The story from the link above...
Baby-faced suspect faces big-time trouble as victim hit by stray bullet lays in coma
Thursday, November 19th 2009, 4:00 AM
"He's a baby," somebody exclaimed.
Carvett Gentles was a puppy of a 16-year-old under arrest for shooting a 15-year-old, a girl who became the latest innocent struck by a stray round in the safest big city in America.
Gentles was crying like a child in big time-trouble when he was first brought into the 42nd Precinct stationhouse.
The kid-sized hands that police say momentarily held the power of life and death were cuffed in front of him, the chain secured by a leather restraining belt around his middle.
The shackles and restraints are used when a prisoner is a threat, in this case because the bones of his wrist and hands are so small he might have been able to fold in his thumb and slip out of a simple set of handcuffs.
Once free, he would have been quicker and more nimble-footed than your basic detective. The restraints also lessened the chance he might hurt himself in his desperation.
Without a weapon, he was not likely to hurt anybody else. The paperwork carried by one of the detectives put Gentles' height at 5-feet-5, his weight at all of 110 pounds. He would have had a hard time fighting his way out of a girl scout troop.
As Gentles was loaded into the back of an unmarked car, the Bronx sun glinted off a fake diamond stud in his left ear, the accessory of a teen who wants no longer to look like a little kid even if he does.
His face remained shadowed by what might have been fear or simply shock at all that he had not anticipated. His eyes had the anxious, slightly angry shimmer of somebody who could not quite believe he was where he was. He otherwise would have been halfway through his classes at Bronx Leadership Academy High School.
The circles under his eyes were the only grown-up thing about him. They suggested some other part of him possessed enough common sense to have figured this is exactly where he was headed when he took in his hand a gun that was no toy.

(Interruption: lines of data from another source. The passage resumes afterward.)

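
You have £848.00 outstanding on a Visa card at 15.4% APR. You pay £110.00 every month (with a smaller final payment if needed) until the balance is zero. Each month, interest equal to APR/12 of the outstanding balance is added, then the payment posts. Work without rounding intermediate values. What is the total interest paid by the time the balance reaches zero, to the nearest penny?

Monthly rate r = 15.4%/12 = 1.28333% = 0.0128333.
Payoff takes n = ⌈−ln(1 − rB₀/P)/ln(1+r)⌉ = ⌈8.170⌉ = 9 payments; the last is £18.75.
Total paid = 8·£110.00 + £18.75 = £898.75.
Total interest = total paid − principal = £898.75 − £848.00 = £50.75.

£50.75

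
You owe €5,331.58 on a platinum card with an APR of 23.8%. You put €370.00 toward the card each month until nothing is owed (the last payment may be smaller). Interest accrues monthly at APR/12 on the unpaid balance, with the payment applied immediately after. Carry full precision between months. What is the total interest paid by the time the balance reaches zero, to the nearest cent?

Monthly rate r = 23.8%/12 = 1.98333% = 0.0198333.
Payoff takes n = ⌈−ln(1 − rB₀/P)/ln(1+r)⌉ = ⌈17.138⌉ = 18 payments; the last is €51.57.
Total paid = 17·€370.00 + €51.57 = €6,341.57.
Total interest = total paid − principal = €6,341.57 − €5,331.58 = €1,009.99.

€1,009.99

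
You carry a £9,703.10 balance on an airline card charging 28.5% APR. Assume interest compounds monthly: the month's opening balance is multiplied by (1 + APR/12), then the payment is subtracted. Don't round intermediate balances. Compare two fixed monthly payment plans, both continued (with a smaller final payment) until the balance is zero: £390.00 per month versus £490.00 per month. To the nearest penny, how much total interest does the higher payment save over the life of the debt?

Monthly rate r = 28.5%/12 = 2.375% = 0.02375.
At £390.00/mo: n = ⌈−ln(1 − rB₀/P)/ln(1+r)⌉ = 39 payments (last £30.76); total interest = total paid − £9,703.10 = £5,147.66.
At £490.00/mo: 28 payments (last £35.82); total interest £3,562.72.
Interest saved = £5,147.66 − £3,562.72 = £1,584.94.

£1,584.94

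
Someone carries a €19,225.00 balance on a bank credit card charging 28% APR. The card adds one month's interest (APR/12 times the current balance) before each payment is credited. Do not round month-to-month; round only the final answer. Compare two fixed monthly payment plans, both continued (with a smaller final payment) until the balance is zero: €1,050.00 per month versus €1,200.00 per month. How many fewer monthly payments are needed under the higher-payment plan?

Monthly rate r = 28%/12 = 2.33333% = 0.0233333.
At €1,050.00/mo: n = ⌈−ln(1 − rB₀/P)/ln(1+r)⌉ = 25 payments (last €169.65); total interest = total paid − €19,225.00 = €6,144.65.
At €1,200.00/mo: 21 payments (last €357.24); total interest €5,132.24.
Payments saved = 25 − 21 = 4.

4 fewer payments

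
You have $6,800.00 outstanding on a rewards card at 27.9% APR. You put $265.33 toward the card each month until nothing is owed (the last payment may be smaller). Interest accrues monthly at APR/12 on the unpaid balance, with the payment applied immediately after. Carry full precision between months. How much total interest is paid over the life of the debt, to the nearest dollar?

$3,660

Monthly rate r = 27.9%/12 = 2.325% = 0.02325.
Payoff takes n = ⌈−ln(1 − rB₀/P)/ln(1+r)⌉ = ⌈39.419⌉ = 40 payments; the last is $111.90.
Total paid = 39·$265.33 + $111.90 = $10,459.77.
Total interest = total paid − principal = $10,459.77 − $6,800.00 = $3,659.77.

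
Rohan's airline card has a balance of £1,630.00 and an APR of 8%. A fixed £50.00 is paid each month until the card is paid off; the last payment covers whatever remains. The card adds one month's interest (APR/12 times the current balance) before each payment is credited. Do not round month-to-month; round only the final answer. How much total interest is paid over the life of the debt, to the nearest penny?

£214.00

Monthly rate r = 8%/12 = 0.666667% = 0.00666667.
Payoff takes n = ⌈−ln(1 − rB₀/P)/ln(1+r)⌉ = ⌈36.880⌉ = 37 payments; the last is £44.00.
Total paid = 36·£50.00 + £44.00 = £1,844.00.
Total interest = total paid − principal = £1,844.00 − £1,630.00 = £214.00.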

Gentles was preceded from the stationhouse by five young men in their late teens and early 20s, their man-sized hands rear-cuffed in the usual way and clearly not for the first time. Their latest encounter with the law was being charged with complicity in the shooting.

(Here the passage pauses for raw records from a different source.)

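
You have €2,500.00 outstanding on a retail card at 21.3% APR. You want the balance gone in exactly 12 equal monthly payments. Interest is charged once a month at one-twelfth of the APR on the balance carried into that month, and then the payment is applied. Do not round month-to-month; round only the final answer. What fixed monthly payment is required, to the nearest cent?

Monthly rate r = 21.3%/12 = 1.775% = 0.01775.
Level-payment amortization: P = B₀·r / (1 − (1+r)^(−n)) = 2500.00·0.01775 / (1 − 1.01775^(−12)).
Denominator 1 − (1+r)^(−12) = 0.190332574.
P = 44.375 / 0.190332574 ≈ 233.14.

€233.14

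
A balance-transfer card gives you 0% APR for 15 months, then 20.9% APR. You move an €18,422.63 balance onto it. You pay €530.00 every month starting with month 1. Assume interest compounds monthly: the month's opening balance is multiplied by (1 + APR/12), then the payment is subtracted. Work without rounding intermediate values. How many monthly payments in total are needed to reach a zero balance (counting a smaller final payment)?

Promo months 1–15 at r₀ = 0%/12 = 0; months 16+ at r₁ = 20.9%/12 = 0.0174167.
After month 15 (no interest yet): B = €18,422.63 − 15·€530.00 = €10,472.63.
Then at r₁ with €530.00/mo: n₂ = −ln(1 − r₁·B/P)/ln(1+r₁) ≈ 24.43 → 25 more payments.

40 months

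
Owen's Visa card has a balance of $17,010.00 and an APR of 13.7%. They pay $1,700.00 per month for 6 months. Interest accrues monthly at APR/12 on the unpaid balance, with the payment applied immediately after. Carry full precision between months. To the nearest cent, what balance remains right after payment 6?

$7,713.36

Monthly rate r = 13.7%/12 = 1.14167% = 0.0114167.
Each month: B ← B·(1+r) − $1,700.00.
Month 1: interest $194.20; balance after payment $15,504.20.
Month 2: interest $177.01; balance after payment $13,981.20.
Month 3: interest $159.62; balance after payment $12,440.82.
Month 4: interest $142.03; balance after payment $10,882.86.
Month 5: interest $124.25; balance after payment $9,307.10.
Month 6: interest $106.26; balance after payment $7,713.36.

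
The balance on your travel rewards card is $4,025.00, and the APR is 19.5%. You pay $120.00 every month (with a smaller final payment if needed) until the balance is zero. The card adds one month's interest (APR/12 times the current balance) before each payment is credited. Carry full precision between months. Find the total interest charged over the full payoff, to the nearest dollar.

$1,838

Monthly rate r = 19.5%/12 = 1.625% = 0.01625.
Payoff takes n = ⌈−ln(1 − rB₀/P)/ln(1+r)⌉ = ⌈48.859⌉ = 49 payments; the last is $103.16.
Total paid = 48·$120.00 + $103.16 = $5,863.16.
Total interest = total paid − principal = $5,863.16 − $4,025.00 = $1,838.16.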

Two of them sounded distinctly like full-grown punks as they were loaded into the back of a paddy wagon.
"We didn't do s---! . . . They setting us up!"
Police say at least two of the five were carrying guns on Monday and one of them handed his .40 caliber automatic to Gentles moments before the shooting. Gentles has no criminal record and still qualified for youthful offender status, like the teen over in Brooklyn who skated with no jail on a gun charge, at least until he was arrested for gun possession again.
The hefty .40-caliber semi-automatic would have felt big in Gentles' grip, bigger still as it fired and kicked. The shooter must have felt a big shot in the most visceral and elemental sense.
Such is the magic of handguns, a magic that has a particular appeal to some who otherwise feel powerless.
The horror of handguns once again made itself known in the same instant, as one of the bullets struck the blameless 15-year-old Vada Vasquez in the head. She had been returning home from Bronx Latin high school.
Over the summer, a 13 year-old in Brooklyn was hit in the head by a stray round that miraculously failed to penetrate his skull.
No miracle interceded for Vada. The bullet tore into a brain still forming from youth to adulthood, fragments tearing into a memory center that was just beginning to collect a lifetime.
One of the enduring images of this city is the photograph of just the faces of the other school kids as they gazed down at Vada on the pavement. Their faces show at once the obscenity of such violence and the decency of such kids who have to live with the danger of a stray bullet.
That image is joined by that of another school kid, this the accused gunman who looked so disturbingly young as he was led from the stationhouse.
Only the skill and determination of the medical team at Lincoln Hospital saved Gentles from facing a murder charge as he was driven off to stand in line-ups before witnesses who had seen a pee-wee with a big gun.
More gang problem...all of the thugs involved should be in prison for the rest of their lives.